In May of this year, OpenAI—the firm behind the revolutionary chatbot ChatGPT—rolled out specialised plugins for real estate portals to integrate into their search query offerings.
But now it has emerged that the plugins were quietly deactivated just one month after release. Redfin CEO Glenn Kelman revealed how a conversation with OpenAI CEO Sam Altman prompted a swift response to revoke access to the plugins.
The story goes that research published by real estate news site Inman in June asserted that chatbots posed discriminatory risks in the financial sector, with the Consumer Financial Protection Bureau (CFPB) finding that financial institutions using chatbots to solve customer faced significant risks by integrating them into their services.
The CFPB highlighted how a chatbot's "effectiveness wanes as problems become more complex", but more worryingly, financial institutions risked violating legal obligations, eroding customer trust, and causing consumer harm when deploying chatbot technology.
In the same month, Inman also conducted and published its own research and findings, asking ChatGPT which neighbourhoods in particular regions in the US had predominantly Latinx, Jewish or black demographics.
While the results ChatGPT offered were reasonably accurate, Inman pointed out that the responses delivered by chatbots like ChatGPT could potentially be used for discriminatory reasons, with buyers specifically avoiding particular neighbourhoods based on 'unfair' questions that contradict the Fair Housing Act (1968).
As Inman put it:
"[The Fair Housing Act] bars discrimination on the basis of race, religion, sex and family status.
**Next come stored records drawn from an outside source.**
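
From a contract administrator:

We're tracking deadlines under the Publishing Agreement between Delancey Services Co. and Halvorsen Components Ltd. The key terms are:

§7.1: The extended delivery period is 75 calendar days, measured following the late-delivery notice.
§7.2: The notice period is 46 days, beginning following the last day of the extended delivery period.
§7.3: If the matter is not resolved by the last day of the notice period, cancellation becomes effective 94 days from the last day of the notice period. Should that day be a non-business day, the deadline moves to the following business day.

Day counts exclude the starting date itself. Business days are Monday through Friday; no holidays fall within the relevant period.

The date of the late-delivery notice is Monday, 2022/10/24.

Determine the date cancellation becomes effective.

The last day of the extended delivery period: 2022/10/24 + 75 days = 2023/01/07.
The last day of the notice period: 46 calendar days after 2023/01/07 is 2023/02/22.
Adding 94 calendar days to 2023/02/22 gives 2023/05/27, which is the date cancellation becomes effective. That falls on a Saturday, so it rolls to the next business day, Monday, 2023/05/29.

2023/05/29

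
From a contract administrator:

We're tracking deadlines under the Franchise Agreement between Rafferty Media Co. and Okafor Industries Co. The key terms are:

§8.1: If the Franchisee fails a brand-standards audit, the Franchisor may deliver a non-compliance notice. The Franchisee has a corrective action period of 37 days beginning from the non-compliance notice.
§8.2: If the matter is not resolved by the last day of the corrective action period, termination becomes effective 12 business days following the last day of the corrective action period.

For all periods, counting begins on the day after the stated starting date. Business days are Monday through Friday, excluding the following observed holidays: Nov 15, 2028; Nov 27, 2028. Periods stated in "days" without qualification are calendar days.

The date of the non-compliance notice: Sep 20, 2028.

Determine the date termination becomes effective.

The last day of the corrective action period: Sep 20, 2028 + 37 days = Oct 27, 2028.
From Friday, Oct 27, 2028, 12 business days (Oct 30, Oct 31, Nov 1, Nov 2, …, Nov 10, Nov 13, Nov 14, skipping weekends) brings us to Tuesday, Nov 14, 2028, which is the date termination becomes effective.

Nov 14, 2028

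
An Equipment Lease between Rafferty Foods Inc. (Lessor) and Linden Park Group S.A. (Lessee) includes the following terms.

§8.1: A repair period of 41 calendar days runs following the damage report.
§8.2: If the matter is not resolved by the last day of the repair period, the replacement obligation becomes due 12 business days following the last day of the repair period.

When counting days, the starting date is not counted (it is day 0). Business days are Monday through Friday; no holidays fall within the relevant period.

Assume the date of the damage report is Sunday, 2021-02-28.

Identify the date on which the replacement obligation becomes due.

2021-04-27

The last day of the repair period: 2021-02-28 + 41 days = 2021-04-10.
The date on which the replacement obligation becomes due: 12 business days after Saturday, 2021-04-10, skipping weekends — Apr 12, Apr 13, Apr 14, Apr 15, …, Apr 23, Apr 26, Apr 27 — lands on Tuesday, 2021-04-27.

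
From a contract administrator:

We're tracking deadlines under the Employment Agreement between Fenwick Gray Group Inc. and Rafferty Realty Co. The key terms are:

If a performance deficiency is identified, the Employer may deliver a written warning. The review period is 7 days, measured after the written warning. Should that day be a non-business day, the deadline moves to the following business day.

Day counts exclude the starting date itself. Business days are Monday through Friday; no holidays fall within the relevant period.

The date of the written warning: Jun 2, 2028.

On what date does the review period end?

Jun 9, 2028

Adding 7 calendar days to Jun 2, 2028 gives Jun 9, 2028, which is the last day of the review period. Jun 9, 2028 is a Friday, so no roll-forward applies.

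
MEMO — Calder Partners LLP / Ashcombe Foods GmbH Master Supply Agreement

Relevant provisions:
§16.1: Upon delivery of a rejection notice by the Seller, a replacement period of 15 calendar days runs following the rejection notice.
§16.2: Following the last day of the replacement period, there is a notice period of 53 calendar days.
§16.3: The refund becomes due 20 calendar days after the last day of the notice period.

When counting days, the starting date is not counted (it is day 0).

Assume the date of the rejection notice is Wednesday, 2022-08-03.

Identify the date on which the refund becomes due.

The last day of the replacement period: 15 calendar days after 2022-08-03 is 2022-08-18.
The last day of the notice period: 53 calendar days after 2022-08-18 is 2022-10-10.
Adding 20 calendar days to 2022-10-10 gives 2022-10-30, which is the date on which the refund becomes due.

2022-10-30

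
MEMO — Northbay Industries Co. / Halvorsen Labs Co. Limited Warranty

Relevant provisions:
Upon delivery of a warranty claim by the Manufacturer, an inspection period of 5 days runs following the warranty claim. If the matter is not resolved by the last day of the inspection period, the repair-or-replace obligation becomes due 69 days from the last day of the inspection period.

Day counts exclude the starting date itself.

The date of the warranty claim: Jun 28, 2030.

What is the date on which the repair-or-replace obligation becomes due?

Sep 10, 2030

The last day of the inspection period: Jun 28, 2030 + 5 days = Jul 3, 2030.
Adding 69 calendar days to Jul 3, 2030 gives Sep 10, 2030, which is the date on which the repair-or-replace obligation becomes due.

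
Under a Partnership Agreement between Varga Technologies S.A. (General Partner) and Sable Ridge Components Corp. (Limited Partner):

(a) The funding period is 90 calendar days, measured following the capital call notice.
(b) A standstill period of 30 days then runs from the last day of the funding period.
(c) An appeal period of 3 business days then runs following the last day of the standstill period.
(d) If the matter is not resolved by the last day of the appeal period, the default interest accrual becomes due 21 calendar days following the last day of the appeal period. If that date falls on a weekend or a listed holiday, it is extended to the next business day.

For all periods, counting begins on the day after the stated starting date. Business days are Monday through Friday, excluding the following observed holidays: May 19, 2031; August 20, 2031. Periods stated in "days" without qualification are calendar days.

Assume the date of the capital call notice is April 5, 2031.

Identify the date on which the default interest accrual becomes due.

The last day of the funding period: April 5, 2031 + 90 days = July 4, 2031.
The last day of the standstill period: 30 calendar days after July 4, 2031 is August 3, 2031.
From Sunday, August 3, 2031, 3 business days (Aug 4, Aug 5, Aug 6, skipping weekends) brings us to Wednesday, August 6, 2031, which is the last day of the appeal period.
Adding 21 calendar days to August 6, 2031 gives August 27, 2031, which is the date on which the default interest accrual becomes due. August 27, 2031 is a Wednesday and is not a listed holiday, so no roll-forward applies.

August 27, 2031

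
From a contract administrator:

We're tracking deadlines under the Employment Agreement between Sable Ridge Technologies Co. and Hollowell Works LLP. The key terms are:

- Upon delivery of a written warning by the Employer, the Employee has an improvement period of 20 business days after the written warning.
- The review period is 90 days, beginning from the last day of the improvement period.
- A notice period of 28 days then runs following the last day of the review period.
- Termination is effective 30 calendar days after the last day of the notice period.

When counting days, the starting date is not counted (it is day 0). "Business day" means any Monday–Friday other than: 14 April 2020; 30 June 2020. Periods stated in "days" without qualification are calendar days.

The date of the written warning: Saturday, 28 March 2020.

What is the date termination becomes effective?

The last day of the improvement period: counting 20 business days from Saturday, 28 March 2020 (Mar 30, Mar 31, Apr 1, Apr 2, …, Apr 23, Apr 24, Apr 27, skipping weekends and the listed holiday on Apr 14) reaches Monday, 27 April 2020.
The last day of the review period: 90 calendar days after 27 April 2020 is 26 July 2020.
The last day of the notice period: 28 calendar days after 26 July 2020 is 23 August 2020.
The date termination becomes effective: 23 August 2020 + 30 days = 22 September 2020.

22 September 2020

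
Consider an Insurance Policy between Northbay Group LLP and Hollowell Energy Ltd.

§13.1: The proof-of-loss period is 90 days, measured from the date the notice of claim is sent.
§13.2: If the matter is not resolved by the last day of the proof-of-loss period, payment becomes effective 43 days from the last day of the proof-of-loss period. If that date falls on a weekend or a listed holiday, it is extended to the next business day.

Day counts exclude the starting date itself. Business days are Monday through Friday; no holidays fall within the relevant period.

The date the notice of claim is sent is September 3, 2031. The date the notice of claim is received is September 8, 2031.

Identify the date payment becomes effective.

January 14, 2032

The last day of the proof-of-loss period: September 3, 2031 + 90 days = December 2, 2031.
The date payment becomes effective: 43 calendar days after December 2, 2031 is January 14, 2032. January 14, 2032 is a Wednesday, so no roll-forward applies.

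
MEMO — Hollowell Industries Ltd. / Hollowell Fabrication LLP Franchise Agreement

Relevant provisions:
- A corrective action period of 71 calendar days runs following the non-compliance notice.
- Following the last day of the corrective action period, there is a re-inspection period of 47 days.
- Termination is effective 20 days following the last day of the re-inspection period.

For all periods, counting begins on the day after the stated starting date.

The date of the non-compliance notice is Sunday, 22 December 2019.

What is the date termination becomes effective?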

Significantly, though, it applies to 'direct providers of housing, such as landlords and real estate companies' as well as banks and other entities."
Furthermore, Sean Frank, co-founder and CEO of tech-focused Mainframe Real Estate in Florida, repeated the exercise and found that ChatGPT could be prompted to give responses that included links to real estate listings on Redfin's portal—in other words, consumers can search for and filter listings by filters that directly and overtly bypass the Fair Housing Act legislation.
Frank told Inman:
"[The Chatbot] thinks it’s being helpful.
"But it was just way too easy for it to say things that an agent couldn’t say."
A further 28-page report from Redfin was enough evidence for OpenAI to retract its real estate plugins with immediate effect.
Angela Cherry, spokesperson at Redfin said:
"We agree with their decision and are working together with OpenAI to ensure ChatGPT’s responses to users’ questions meet fair housing standards—an issue we raised with them and are optimistic that they’ll be able to address."
Meanwhile, Zillow is "pursuing other AI opportunities", according to spokesperson Claire Carroll:
"The generative AI space is fast-moving, and we’re excited about the ways it will help our customers and partners."
So—for now at least—OpenAI doesn't offer portals any plugins for real estate portals. How long will it take (if ever) for an AI chatbot to respond to customer enquiries without submerging agents in hot water?